Murat Güçlü
Murat Güçlü Ankara’nın en kara günleri

Ankara’nın en kara günleri

Türkiye’de, bu coğrafyada yaşamak zor. Sürekli tehdit altındasın, krizlerin her türlüsünü yaşamaktasın. Onlarca yılın terör örgütleri ve anarşi içinde geçmiş bir toplumsun. Terörden, krizlerden, devlet kurumları arası çekişme ve uyumsuzluktan,   devlet içinde devlet olan gayrimeşru yapılanmalardan, uluslar arası sermayeye tabi ve bağlı sözüm ona büyük sermayenden, kimlik bunalımında olan entelektüel ve aydınlarından, dünyanın savaş riski en yüksek bölgesinde yaşamanın verdiği tedirginlikten ve benzeri bir çok beladan dolayı başını kaldırmakta zorlanıyorsun.

Buna karşılık nüfusun, ordun, tarihi misyonun, ekonomin seni bölgende ve dünyada etkin ve güçlü olmaya itiyor. Tarihin öyle bir dönemindeyiz ki, artık coğrafyamızda sınırların bu hali ile devamı mümkün değil. Yüz sene önce Osmanlı’yı yıkan, İslam dünyasını başsız bırakan, Osmanlı’dan onlarca devletçik oluşturan ve bunları sömüren Batıya karşı yeniden kendine gelme ve mücadele etmek zorundayız. Bunu yapamazsa bölgemizin hali hazırdaki ülkelerden daha küçük ülkelere, ülkeciklere, hatta şehir devletçiklerine kadar bir bölünme ve parçalanma ihtimali kapıda.

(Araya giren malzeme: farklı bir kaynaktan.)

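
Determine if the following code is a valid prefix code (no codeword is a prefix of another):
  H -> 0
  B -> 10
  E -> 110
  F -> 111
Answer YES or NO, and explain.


Checking each pair (does one codeword prefix another?):
  H='0' vs B='10': no prefix
  H='0' vs E='110': no prefix
  H='0' vs F='111': no prefix
  B='10' vs H='0': no prefix
  B='10' vs E='110': no prefix
  B='10' vs F='111': no prefix
  E='110' vs H='0': no prefix
  E='110' vs B='10': no prefix
  E='110' vs F='111': no prefix
  F='111' vs H='0': no prefix
  F='111' vs B='10': no prefix
  F='111' vs E='110': no prefix
No violation found over all pairs.

YES -- this is a valid prefix code. No codeword is a prefix of any other codeword.


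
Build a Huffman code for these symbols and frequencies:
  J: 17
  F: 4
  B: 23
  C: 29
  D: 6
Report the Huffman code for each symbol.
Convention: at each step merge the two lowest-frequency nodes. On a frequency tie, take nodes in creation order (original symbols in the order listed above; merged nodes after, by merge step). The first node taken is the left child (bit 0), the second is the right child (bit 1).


Huffman tree construction:
Step 1: Merge F(4) + D(6) = 10
Step 2: Merge (F+D)(10) + J(17) = 27
Step 3: Merge B(23) + ((F+D)+J)(27) = 50
Step 4: Merge C(29) + (B+((F+D)+J))(50) = 79
Read each symbol's code off the tree from the root (left child = 0, right child = 1).

Codes:
  J: 111 (length 3)
  F: 1100 (length 4)
  B: 10 (length 2)
  C: 0 (length 1)
  D: 1101 (length 4)
Average code length: 166/79 = 2.1013 bits/symbol


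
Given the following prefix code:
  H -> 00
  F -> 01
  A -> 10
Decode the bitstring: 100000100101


Decoding step by step:
Bits 10 -> A
Bits 00 -> H
Bits 00 -> H
Bits 10 -> A
Bits 01 -> F
Bits 01 -> F


Decoded message: AHHAFF


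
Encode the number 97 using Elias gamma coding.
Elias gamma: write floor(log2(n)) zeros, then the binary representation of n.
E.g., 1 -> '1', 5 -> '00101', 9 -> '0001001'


num_bits = floor(log2(97)) + 1 = 7
leading_zeros = num_bits - 1 = 6
binary(97) = 1100001

Elias gamma(97) = '000000' + '1100001' = 0000001100001 (13 bits)


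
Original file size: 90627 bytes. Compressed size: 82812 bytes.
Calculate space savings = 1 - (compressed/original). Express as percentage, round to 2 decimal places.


ratio = compressed/original = 82812/90627 = 0.913767
savings = 1 - ratio = 1 - 0.913767 = 0.086233
as a percentage: 0.086233 * 100 = 8.62%

Space savings = 1 - 82812/90627 = 8.62%


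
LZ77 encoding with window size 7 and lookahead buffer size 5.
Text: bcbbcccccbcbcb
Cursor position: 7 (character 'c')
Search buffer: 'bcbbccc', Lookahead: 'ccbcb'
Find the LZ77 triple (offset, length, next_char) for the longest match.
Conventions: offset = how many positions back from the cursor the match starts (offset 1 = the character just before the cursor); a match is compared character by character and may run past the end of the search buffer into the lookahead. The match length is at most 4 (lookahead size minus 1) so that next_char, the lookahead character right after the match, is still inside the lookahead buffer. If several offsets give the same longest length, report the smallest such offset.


Try each offset into the search buffer:
  offset=1 (pos 6, char 'c'): match length 2
  offset=2 (pos 5, char 'c'): match length 2
  offset=3 (pos 4, char 'c'): match length 2
  offset=4 (pos 3, char 'b'): match length 0
  offset=5 (pos 2, char 'b'): match length 0
  offset=6 (pos 1, char 'c'): match length 1
  offset=7 (pos 0, char 'b'): match length 0
Longest match has length 2, found at offsets 1, 2, 3; take the smallest, offset 1.
next_char = character at position 7 + 2 = 9 -> 'b'

Best match: offset=1, length=2 (matching 'cc' starting at position 6)
LZ77 triple: (1, 2, 'b')


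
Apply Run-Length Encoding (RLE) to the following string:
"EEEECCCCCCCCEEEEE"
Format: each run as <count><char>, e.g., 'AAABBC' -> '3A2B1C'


Scanning runs left to right:
  i=0: run of 'E' x 4 -> '4E'
  i=4: run of 'C' x 8 -> '8C'
  i=12: run of 'E' x 5 -> '5E'

RLE = 4E8C5E


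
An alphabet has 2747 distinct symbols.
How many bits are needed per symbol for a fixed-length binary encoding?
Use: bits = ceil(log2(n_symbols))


log2(2747) = 11.4236
Bracket: 2^11 = 2048 < 2747 <= 2^12 = 4096
So ceil(log2(2747)) = 12

bits = ceil(log2(2747)) = ceil(11.4236) = 12 bits


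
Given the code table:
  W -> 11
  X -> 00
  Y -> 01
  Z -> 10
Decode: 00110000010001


Decoding:
00 -> X
11 -> W
00 -> X
00 -> X
01 -> Y
00 -> X
01 -> Y


Result: XWXXYXY


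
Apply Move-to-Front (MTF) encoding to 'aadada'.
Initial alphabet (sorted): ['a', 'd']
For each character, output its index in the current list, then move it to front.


MTF encoding:
'a': index 0 in ['a', 'd'] -> ['a', 'd']
'a': index 0 in ['a', 'd'] -> ['a', 'd']
'd': index 1 in ['a', 'd'] -> ['d', 'a']
'a': index 1 in ['d', 'a'] -> ['a', 'd']
'd': index 1 in ['a', 'd'] -> ['d', 'a']
'a': index 1 in ['d', 'a'] -> ['a', 'd']


Output: [0, 0, 1, 1, 1, 1]


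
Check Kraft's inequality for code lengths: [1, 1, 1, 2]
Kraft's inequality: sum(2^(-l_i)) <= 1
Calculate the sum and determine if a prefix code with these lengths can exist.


Sum = 2^(-1) + 2^(-1) + 2^(-1) + 2^(-2)
    = 0.5 + 0.5 + 0.5 + 0.25
    = 7/4 = 1.75
Since 1.75 > 1, Kraft's inequality is NOT satisfied.
A prefix code with these lengths CANNOT exist.

Kraft sum = 1.75. Not satisfied.


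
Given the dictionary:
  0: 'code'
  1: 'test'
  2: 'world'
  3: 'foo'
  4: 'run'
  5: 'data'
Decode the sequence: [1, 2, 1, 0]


Look up each index in the dictionary:
  1 -> 'test'
  2 -> 'world'
  1 -> 'test'
  0 -> 'code'

Decoded: "test world test code"


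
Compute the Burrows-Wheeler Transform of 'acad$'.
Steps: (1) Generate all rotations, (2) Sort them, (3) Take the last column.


Rotations (sorted):
  0: $acad -> last char: d
  1: acad$ -> last char: $
  2: ad$ac -> last char: c
  3: cad$a -> last char: a
  4: d$aca -> last char: a


BWT = d$caa


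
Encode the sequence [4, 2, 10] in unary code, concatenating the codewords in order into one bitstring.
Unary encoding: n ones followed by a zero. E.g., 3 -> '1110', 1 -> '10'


Encode each number as n ones followed by a terminating 0:
  4 -> 11110 (5 bits)
  2 -> 110 (3 bits)
  10 -> 11111111110 (11 bits)
Total length = 5 + 3 + 11 = 19 bits.

Unary([4, 2, 10]) = 1111011011111111110 (19 bits)


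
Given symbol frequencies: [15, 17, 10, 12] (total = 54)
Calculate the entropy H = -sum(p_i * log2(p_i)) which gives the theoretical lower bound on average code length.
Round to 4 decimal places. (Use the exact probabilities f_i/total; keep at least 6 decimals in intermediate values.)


Per-symbol terms -p_i * log2(p_i) with p_i = f_i/54:
  p = 15/54 = 0.277778: log2(p) = -1.847997, -p*log2(p) = 0.513332
  p = 17/54 = 0.314815: log2(p) = -1.667425, -p*log2(p) = 0.524930
  p = 10/54 = 0.185185: log2(p) = -2.432959, -p*log2(p) = 0.450548
  p = 12/54 = 0.222222: log2(p) = -2.169925, -p*log2(p) = 0.482206
H = 0.513332 + 0.524930 + 0.450548 + 0.482206 = 1.971016

H = 1.971 bits/symbol


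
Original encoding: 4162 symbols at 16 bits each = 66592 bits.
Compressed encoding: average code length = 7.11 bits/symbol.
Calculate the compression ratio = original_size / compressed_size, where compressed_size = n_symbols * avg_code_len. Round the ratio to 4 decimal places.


original_size = n_symbols * orig_bits = 4162 * 16 = 66592 bits
compressed_size = n_symbols * avg_code_len = 4162 * 7.11 = 29591.82 bits
ratio = original_size / compressed_size = 66592 / 29591.82 = 2.2504

Compression ratio = 2.2504


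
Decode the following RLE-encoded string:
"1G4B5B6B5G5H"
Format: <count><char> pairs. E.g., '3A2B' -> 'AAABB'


Expanding each <count><char> pair:
  1G -> 'G'
  4B -> 'BBBB'
  5B -> 'BBBBB'
  6B -> 'BBBBBB'
  5G -> 'GGGGG'
  5H -> 'HHHHH'

Decoded = GBBBBBBBBBBBBBBBGGGGGHHHHH


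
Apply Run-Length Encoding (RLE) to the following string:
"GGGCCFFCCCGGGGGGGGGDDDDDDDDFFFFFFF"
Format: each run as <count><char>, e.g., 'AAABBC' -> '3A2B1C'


Scanning runs left to right:
  i=0: run of 'G' x 3 -> '3G'
  i=3: run of 'C' x 2 -> '2C'
  i=5: run of 'F' x 2 -> '2F'
  i=7: run of 'C' x 3 -> '3C'
  i=10: run of 'G' x 9 -> '9G'
  i=19: run of 'D' x 8 -> '8D'
  i=27: run of 'F' x 7 -> '7F'

RLE = 3G2C2F3C9G8D7F


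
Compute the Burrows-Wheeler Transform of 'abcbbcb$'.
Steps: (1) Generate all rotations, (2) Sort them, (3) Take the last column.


Rotations (sorted):
  0: $abcbbcb -> last char: b
  1: abcbbcb$ -> last char: $
  2: b$abcbbc -> last char: c
  3: bbcb$abc -> last char: c
  4: bcb$abcb -> last char: b
  5: bcbbcb$a -> last char: a
  6: cb$abcbb -> last char: b
  7: cbbcb$ab -> last char: b


BWT = b$ccbabb


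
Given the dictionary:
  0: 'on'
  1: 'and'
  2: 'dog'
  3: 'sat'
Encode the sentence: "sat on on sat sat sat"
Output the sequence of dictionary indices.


Look up each word in the dictionary:
  'sat' -> 3
  'on' -> 0
  'on' -> 0
  'sat' -> 3
  'sat' -> 3
  'sat' -> 3

Encoded: [3, 0, 0, 3, 3, 3]


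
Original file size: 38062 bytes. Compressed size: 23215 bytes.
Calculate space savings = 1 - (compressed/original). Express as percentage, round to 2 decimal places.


ratio = compressed/original = 23215/38062 = 0.609926
savings = 1 - ratio = 1 - 0.609926 = 0.390074
as a percentage: 0.390074 * 100 = 39.01%

Space savings = 1 - 23215/38062 = 39.01%


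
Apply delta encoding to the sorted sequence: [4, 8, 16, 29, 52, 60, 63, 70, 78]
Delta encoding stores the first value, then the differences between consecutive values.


First value: 4
Deltas:
  8 - 4 = 4
  16 - 8 = 8
  29 - 16 = 13
  52 - 29 = 23
  60 - 52 = 8
  63 - 60 = 3
  70 - 63 = 7
  78 - 70 = 8


Delta encoded: [4, 4, 8, 13, 23, 8, 3, 7, 8]


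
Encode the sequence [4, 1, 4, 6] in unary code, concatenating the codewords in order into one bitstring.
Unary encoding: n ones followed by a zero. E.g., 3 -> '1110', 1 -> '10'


Encode each number as n ones followed by a terminating 0:
  4 -> 11110 (5 bits)
  1 -> 10 (2 bits)
  4 -> 11110 (5 bits)
  6 -> 1111110 (7 bits)
Total length = 5 + 2 + 5 + 7 = 19 bits.

Unary([4, 1, 4, 6]) = 1111010111101111110 (19 bits)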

Nerdeyse bir yıllık sürede 3 kez Ankara’da kanlı terör eylemleri yapıldı. Onlarca vatandaşımız hayatını kaybetti. Terör eylemlerinde sembolizm önemlidir. Bu sebeple ülkemizin başkentinde böyle bir eylemin yapılması basit terör eyleminin ötesinde anlamlar taşımakta. Başkentinizi vururuz, başkentinizi dahi koruyamazsınız,  Başkentinizde dahi rahat dolaşamazsınız mesajı veriliyor. Terör eylemi bir sonuç, asıl bunun sebepleri üzerinde durmak zorundayız. Türkiye’ye kim neyin mesajını veriyor. Şu açık ki Türkiye eski Türkiye değil. Bölgesinde meydana gelen olaylara müdahale etmeye çalışıyor. Bu da açıkça birilerini, özellikle küresel büyük güçleri rahatsız ediyor. Türkiye aleyhine yapılan bu eylemler ülkenin güçlendiğinin ve büyüdüğünün bir göstergesidir. İstihbarat zafiyeti var mı? Bu konu yetkililerce araştırılacaktır. Tabi ki devletin asıl görevi vatandaşlarının can ve mal güvenliğini güvence altına almaktır. Ama millet olarak da teröre diz çökmeyeceğimizi cümle aleme göstermeliyiz.

Ankara en kara günlerini yaşamakta. Bu karanlıktan bir olarak, diri olarak çıkabiliriz. Hükümetin politikalarını eleştirebiliriz, yanlış bulabiliriz ancak bu asla ülkeye ihanet seviyesine gelmemeli.  Yüz sene önce başımıza gelenleri iyi okumalıyız. Bir yüz sene daha kaybetme lüksümüz bulunmamaktadır.

Ölenler rahmet, yaralılara acil şifalar dilerim.